Un appel aux Nigérians
Poursuivant, l’évêque de Sokoto s’est adressé au nouveau président, Bola Tinubu, lui rappelant la tâche la plus urgente qui lui incombe: maintenir les Nigérians en vie. «La mission la plus urgente est de commencer un voyage psychologique pour que les Nigérians se sentent à nouveau entiers, de créer une grande tente d'opportunités et d'espoir pour nous tous, d'étendre les frontières de notre liberté collective, de couper les chaînes de l'ethnicité et du fanatisme religieux, de nous aider à nous remettre du sentiment de viol collectif par ceux qui ont importé les hommes des ténèbres qui ont détruit notre pays, de récupérer notre pays et de nous placer sur le chemin de notre grandeur, d'exorciser le fantôme du népotisme et du fanatisme religieux», affirme-t-il dans son message.
Quant aux juges de la Cour suprême, Mgr Kukah les invite à préserver, sinon à reconquérir leur indépendance et leur crédibilité. «Les Nigérians attendent de vous que vous regagniez leur confiance en tant qu'interprètes de l'esprit de nos lois», leur a-t-il déclaré.
Enfin l'évêque de Sokoto a salué dans son message l'énergie et le courage de la jeunesse nigériane, qui a «mené un bon combat au-delà des clivages politiques». Selon le prélat, leur engagement et leur participation «ont modifié les contours de notre politique.
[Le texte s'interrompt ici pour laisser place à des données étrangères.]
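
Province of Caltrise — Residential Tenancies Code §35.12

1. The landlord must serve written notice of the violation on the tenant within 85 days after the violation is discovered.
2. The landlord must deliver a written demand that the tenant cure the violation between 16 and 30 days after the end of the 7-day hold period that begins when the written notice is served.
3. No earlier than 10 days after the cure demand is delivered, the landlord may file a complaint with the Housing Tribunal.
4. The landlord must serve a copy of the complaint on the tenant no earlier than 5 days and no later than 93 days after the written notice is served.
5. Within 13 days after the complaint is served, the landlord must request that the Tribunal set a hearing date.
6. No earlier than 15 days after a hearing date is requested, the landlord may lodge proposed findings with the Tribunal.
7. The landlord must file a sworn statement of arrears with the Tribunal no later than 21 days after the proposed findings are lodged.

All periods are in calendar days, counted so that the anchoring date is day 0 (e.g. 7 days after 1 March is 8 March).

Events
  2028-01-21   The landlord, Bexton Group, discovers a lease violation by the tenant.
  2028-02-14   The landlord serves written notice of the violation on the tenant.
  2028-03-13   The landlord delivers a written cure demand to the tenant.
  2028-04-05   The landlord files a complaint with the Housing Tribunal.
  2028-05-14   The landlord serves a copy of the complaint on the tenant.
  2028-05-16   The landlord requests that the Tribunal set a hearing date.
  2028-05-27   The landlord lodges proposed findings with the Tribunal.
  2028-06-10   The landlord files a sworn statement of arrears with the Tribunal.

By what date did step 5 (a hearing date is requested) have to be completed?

2028-05-27

Step 5 runs from 2028-05-14, when the complaint is served. 13 days after 2028-05-14 is 2028-05-27.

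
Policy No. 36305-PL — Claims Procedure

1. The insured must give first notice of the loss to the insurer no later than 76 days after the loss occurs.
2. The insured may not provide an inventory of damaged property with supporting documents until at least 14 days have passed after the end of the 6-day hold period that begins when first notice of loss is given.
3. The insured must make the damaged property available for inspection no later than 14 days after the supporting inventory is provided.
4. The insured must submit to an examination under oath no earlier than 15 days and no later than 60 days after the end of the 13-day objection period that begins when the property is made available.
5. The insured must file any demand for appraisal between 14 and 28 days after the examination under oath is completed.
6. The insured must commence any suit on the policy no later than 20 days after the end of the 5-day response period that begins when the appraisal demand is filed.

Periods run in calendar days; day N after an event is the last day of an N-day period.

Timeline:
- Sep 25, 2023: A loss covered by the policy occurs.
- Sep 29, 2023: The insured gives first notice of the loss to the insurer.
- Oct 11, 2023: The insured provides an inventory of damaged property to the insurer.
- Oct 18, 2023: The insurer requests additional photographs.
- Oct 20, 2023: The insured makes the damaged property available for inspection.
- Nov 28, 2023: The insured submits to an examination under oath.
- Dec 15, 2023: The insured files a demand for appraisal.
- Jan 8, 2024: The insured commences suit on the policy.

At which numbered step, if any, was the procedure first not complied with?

Step 1 — counting 76 days from Sep 25, 2023 (when the loss occurs) gives a deadline of Dec 10, 2023; Sep 29, 2023 is within that limit.
Step 2 — must wait 14 days from Oct 5, 2023 (end of the 6-day hold period, which began when first notice of loss is given on Sep 29, 2023), so not before Oct 19, 2023; done Oct 11, 2023 — 8 days too early.

Step 2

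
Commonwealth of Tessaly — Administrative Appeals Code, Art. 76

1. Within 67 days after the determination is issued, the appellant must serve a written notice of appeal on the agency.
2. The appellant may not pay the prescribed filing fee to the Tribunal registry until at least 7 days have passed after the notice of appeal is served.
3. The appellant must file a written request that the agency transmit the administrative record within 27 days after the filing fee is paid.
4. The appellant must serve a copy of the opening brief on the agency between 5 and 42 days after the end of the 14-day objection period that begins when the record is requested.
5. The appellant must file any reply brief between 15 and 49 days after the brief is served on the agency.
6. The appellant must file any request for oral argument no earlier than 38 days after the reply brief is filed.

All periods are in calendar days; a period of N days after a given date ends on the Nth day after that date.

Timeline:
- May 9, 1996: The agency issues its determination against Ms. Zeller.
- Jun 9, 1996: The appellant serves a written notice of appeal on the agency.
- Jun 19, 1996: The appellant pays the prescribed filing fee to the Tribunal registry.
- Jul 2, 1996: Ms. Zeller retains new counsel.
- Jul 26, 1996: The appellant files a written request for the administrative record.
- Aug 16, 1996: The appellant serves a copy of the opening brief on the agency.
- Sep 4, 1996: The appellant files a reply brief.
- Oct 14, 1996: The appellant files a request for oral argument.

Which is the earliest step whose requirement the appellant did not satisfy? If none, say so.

(1) due by May 9, 1996 + 67 days = Jul 15, 1996; Jun 9, 1996 is within that limit.
(2) permitted from Jun 9, 1996 + 7 days = Jun 16, 1996 onward; Jun 19, 1996 is on or after that date.
(3) due by Jun 19, 1996 + 27 days = Jul 16, 1996; not done until Jul 26, 1996, 10 days after the deadline.

Step 3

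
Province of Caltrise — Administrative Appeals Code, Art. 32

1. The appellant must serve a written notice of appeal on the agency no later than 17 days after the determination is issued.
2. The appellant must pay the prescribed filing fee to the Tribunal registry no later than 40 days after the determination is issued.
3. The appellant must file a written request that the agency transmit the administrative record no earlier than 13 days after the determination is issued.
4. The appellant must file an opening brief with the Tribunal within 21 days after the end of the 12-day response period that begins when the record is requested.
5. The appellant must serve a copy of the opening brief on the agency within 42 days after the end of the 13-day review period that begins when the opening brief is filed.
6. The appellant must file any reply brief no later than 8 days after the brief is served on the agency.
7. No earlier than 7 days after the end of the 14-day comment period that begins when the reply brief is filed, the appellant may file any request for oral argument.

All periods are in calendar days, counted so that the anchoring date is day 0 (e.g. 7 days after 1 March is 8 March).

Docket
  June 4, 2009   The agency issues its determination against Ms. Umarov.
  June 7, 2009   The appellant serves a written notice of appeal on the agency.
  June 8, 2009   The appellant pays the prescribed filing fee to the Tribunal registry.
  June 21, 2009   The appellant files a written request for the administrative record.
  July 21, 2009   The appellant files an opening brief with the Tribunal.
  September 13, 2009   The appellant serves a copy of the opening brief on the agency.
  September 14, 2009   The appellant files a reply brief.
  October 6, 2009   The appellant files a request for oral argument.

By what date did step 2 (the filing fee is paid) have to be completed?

July 14, 2009

Step 2 runs from June 4, 2009, when the determination is issued. 40 days after June 4, 2009 is July 14, 2009.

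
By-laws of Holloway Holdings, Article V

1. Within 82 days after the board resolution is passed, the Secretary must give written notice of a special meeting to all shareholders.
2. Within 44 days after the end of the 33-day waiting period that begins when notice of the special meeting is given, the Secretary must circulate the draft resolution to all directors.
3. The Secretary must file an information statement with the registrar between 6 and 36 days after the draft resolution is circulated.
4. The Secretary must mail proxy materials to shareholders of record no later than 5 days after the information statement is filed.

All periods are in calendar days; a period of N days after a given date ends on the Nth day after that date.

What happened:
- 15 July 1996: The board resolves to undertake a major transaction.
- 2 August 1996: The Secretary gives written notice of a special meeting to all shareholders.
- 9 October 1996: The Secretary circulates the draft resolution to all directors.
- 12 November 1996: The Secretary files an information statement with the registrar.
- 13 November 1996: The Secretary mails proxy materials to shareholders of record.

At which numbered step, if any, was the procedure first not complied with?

None — every step was satisfied

Step 1: 82 days after 15 July 1996 (when the board resolution is passed) is 5 October 1996; done 2 August 1996 — timely.
Step 2: 44 days after 4 September 1996 (end of the 33-day waiting period, which began when notice of the special meeting is given on 2 August 1996) is 18 October 1996; completed 9 October 1996, before the deadline.
Step 3: the window is 6–36 days after 9 October 1996 (when the draft resolution is circulated), so 15 October 1996 through 14 November 1996; done 12 November 1996, which is between those dates.
Step 4: 5 days after 12 November 1996 (when the information statement is filed) is 17 November 1996; done 13 November 1996 — timely.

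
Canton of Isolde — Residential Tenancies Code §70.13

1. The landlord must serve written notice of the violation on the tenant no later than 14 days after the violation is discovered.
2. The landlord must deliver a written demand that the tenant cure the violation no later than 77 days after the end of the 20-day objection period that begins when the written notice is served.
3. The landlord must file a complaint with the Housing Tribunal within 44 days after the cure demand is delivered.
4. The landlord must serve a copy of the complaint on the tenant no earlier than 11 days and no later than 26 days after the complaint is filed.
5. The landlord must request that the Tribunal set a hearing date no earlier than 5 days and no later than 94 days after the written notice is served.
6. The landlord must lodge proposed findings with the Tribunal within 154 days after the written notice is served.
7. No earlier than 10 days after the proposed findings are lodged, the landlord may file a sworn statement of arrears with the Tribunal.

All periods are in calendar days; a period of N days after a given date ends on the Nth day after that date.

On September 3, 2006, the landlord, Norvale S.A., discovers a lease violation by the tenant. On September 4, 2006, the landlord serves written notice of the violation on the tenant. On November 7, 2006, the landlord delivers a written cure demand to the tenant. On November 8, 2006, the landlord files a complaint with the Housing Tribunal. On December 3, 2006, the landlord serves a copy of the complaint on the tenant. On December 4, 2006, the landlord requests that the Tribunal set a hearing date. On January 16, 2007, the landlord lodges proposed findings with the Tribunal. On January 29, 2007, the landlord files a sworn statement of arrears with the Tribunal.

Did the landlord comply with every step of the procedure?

Yes

Step 1 — counting 14 days from September 3, 2006 (when the violation is discovered) gives a deadline of September 17, 2006; September 4, 2006 is within that limit.
Step 2 — counting 77 days from September 24, 2006 (end of the 20-day objection period, which began when the written notice is served on September 4, 2006) gives a deadline of December 10, 2006; done November 7, 2006 — timely.
Step 3 — counting 44 days from November 7, 2006 (when the cure demand is delivered) gives a deadline of December 21, 2006; completed November 8, 2006, before the deadline.
Step 4 — 11 and 26 days from November 8, 2006 (when the complaint is filed) are November 19, 2006 and December 4, 2006 respectively; December 3, 2006 falls inside that range.
Step 5 — 5 and 94 days from September 4, 2006 (when the written notice is served) are September 9, 2006 and December 7, 2006 respectively; done December 4, 2006, which is between those dates.
Step 6 — counting 154 days from September 4, 2006 (when the written notice is served) gives a deadline of February 5, 2007; January 16, 2007 is within that limit.
Step 7 — must wait 10 days from January 16, 2007 (when the proposed findings are lodged), so not before January 26, 2007; done January 29, 2007, after the minimum wait.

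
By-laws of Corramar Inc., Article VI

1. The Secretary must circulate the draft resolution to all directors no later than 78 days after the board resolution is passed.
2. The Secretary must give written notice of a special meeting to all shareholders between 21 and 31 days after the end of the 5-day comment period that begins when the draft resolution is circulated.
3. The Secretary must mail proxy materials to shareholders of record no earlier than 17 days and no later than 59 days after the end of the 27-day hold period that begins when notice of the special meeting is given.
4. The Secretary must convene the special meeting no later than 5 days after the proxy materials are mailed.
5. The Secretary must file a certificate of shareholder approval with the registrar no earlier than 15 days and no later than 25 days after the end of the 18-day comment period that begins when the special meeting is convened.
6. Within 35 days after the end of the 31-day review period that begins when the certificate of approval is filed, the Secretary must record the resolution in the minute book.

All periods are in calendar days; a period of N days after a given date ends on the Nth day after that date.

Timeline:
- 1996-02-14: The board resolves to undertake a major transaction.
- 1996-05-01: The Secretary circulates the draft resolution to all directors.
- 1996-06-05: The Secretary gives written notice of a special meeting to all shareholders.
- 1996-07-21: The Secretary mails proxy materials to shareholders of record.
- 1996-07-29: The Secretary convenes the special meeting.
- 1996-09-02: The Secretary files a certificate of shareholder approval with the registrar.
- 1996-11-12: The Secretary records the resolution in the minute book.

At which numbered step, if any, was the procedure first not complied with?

(1) due by 1996-02-14 + 78 days = 1996-05-02; completed 1996-05-01, before the deadline.
(2) the permitted window runs from 1996-05-06 + 21 = 1996-05-27 to 1996-05-06 + 31 = 1996-06-06; 1996-06-05 falls inside that range.
(3) the permitted window runs from 1996-07-02 + 17 = 1996-07-19 to 1996-07-02 + 59 = 1996-08-30; done 1996-07-21, which is between those dates.
(4) due by 1996-07-21 + 5 days = 1996-07-26; not done until 1996-07-29, 3 days after the deadline.

Step 4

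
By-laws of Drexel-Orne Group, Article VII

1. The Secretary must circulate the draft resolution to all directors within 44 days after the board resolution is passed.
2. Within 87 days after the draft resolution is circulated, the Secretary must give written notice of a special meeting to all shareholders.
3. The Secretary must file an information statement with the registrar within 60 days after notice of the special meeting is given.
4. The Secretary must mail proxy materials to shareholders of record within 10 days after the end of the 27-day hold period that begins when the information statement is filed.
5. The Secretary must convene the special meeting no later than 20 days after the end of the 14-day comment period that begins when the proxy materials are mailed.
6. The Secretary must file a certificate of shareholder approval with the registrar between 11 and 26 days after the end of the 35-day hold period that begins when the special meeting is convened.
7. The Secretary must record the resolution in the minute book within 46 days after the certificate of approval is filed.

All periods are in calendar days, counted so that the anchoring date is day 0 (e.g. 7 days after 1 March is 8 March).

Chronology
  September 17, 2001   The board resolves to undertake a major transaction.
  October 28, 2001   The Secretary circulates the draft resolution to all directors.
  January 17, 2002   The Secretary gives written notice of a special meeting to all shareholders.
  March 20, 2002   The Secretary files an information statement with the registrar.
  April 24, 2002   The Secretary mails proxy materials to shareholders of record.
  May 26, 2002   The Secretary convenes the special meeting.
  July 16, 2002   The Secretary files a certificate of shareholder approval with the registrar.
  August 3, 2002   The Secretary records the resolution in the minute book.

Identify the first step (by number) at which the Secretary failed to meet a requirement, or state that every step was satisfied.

(1) due by September 17, 2001 + 44 days = October 31, 2001; done October 28, 2001 — timely.
(2) due by October 28, 2001 + 87 days = January 23, 2002; done January 17, 2002 — timely.
(3) due by January 17, 2002 + 60 days = March 18, 2002; not done until March 20, 2002, 2 days after the deadline.

Step 3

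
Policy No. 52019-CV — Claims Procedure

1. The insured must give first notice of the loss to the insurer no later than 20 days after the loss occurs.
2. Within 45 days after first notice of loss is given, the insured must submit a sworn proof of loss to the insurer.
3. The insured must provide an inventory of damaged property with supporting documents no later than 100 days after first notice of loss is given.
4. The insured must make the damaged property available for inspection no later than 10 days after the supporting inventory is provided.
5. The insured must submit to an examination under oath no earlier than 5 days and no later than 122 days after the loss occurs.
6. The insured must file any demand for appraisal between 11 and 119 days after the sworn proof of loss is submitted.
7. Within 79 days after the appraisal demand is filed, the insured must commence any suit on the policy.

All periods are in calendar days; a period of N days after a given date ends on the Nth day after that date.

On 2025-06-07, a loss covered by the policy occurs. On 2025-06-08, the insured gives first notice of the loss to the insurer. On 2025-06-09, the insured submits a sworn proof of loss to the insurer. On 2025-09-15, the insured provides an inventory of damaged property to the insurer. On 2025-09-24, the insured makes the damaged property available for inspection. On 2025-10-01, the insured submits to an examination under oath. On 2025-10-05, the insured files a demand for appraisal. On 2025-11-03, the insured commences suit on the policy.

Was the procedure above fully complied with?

Yes

Step 1 — counting 20 days from 2025-06-07 (when the loss occurs) gives a deadline of 2025-06-27; completed 2025-06-08, before the deadline.
Step 2 — counting 45 days from 2025-06-08 (when first notice of loss is given) gives a deadline of 2025-07-23; 2025-06-09 is within that limit.
Step 3 — counting 100 days from 2025-06-08 (when first notice of loss is given) gives a deadline of 2025-09-16; 2025-09-15 is within that limit.
Step 4 — counting 10 days from 2025-09-15 (when the supporting inventory is provided) gives a deadline of 2025-09-25; completed 2025-09-24, before the deadline.
Step 5 — 5 and 122 days from 2025-06-07 (when the loss occurs) are 2025-06-12 and 2025-10-07 respectively; 2025-10-01 falls inside that range.
Step 6 — 11 and 119 days from 2025-06-09 (when the sworn proof of loss is submitted) are 2025-06-20 and 2025-10-06 respectively; done 2025-10-05, which is between those dates.
Step 7 — counting 79 days from 2025-10-05 (when the appraisal demand is filed) gives a deadline of 2025-12-23; completed 2025-11-03, before the deadline.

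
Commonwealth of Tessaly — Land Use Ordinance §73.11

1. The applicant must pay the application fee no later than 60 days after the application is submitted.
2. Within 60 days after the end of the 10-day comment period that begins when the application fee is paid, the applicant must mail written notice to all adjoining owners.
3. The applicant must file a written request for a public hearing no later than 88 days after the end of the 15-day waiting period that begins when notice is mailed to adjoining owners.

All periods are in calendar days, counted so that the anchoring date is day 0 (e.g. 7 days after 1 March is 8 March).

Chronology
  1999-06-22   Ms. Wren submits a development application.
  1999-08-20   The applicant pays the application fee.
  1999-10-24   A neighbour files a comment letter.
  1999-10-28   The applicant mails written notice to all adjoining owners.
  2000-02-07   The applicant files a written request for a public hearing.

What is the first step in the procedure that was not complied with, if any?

None — every step was satisfied

(1) due by 1999-06-22 + 60 days = 1999-08-21; 1999-08-20 is within that limit.
(2) due by 1999-08-30 + 60 days = 1999-10-29; 1999-10-28 is within that limit.
(3) due by 1999-11-12 + 88 days = 2000-02-08; done 2000-02-07 — timely.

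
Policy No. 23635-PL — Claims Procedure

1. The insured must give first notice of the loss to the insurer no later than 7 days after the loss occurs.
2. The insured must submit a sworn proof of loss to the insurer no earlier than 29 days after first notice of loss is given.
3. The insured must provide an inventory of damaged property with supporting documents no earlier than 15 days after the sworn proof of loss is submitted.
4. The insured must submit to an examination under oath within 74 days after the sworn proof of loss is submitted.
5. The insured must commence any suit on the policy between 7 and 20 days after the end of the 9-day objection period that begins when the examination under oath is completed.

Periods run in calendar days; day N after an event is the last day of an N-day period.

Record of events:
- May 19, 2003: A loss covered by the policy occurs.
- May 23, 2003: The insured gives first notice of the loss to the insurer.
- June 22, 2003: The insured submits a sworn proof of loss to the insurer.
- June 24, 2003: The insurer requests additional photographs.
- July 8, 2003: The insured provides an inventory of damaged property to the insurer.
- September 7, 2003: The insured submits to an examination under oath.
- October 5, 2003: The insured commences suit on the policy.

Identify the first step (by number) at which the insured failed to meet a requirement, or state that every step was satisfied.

Step 4

Step 1 — counting 7 days from May 19, 2003 (when the loss occurs) gives a deadline of May 26, 2003; May 23, 2003 is within that limit.
Step 2 — must wait 29 days from May 23, 2003 (when first notice of loss is given), so not before June 21, 2003; done June 22, 2003 — permitted.
Step 3 — must wait 15 days from June 22, 2003 (when the sworn proof of loss is submitted), so not before July 7, 2003; done July 8, 2003 — permitted.
Step 4 — counting 74 days from June 22, 2003 (when the sworn proof of loss is submitted) gives a deadline of September 4, 2003; done September 7, 2003 — 3 days late.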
Les choses ne seront plus jamais les mêmes». Mgr Kukah a appelé les jeunes à connaître leur rôle dans la longue lutte pour l'avènement d'un nouveau Nigeria. «Sachez quand vous battre, pour quoi vous battre et sachez quand vous retirer afin de pouvoir embrasser d'autres combats», leur a-t-il exhorté. L'évêque nigérian a conclu par une prière pour le pays d'Afrique de l'Ouest, en invitant à regarder vers l'avenir.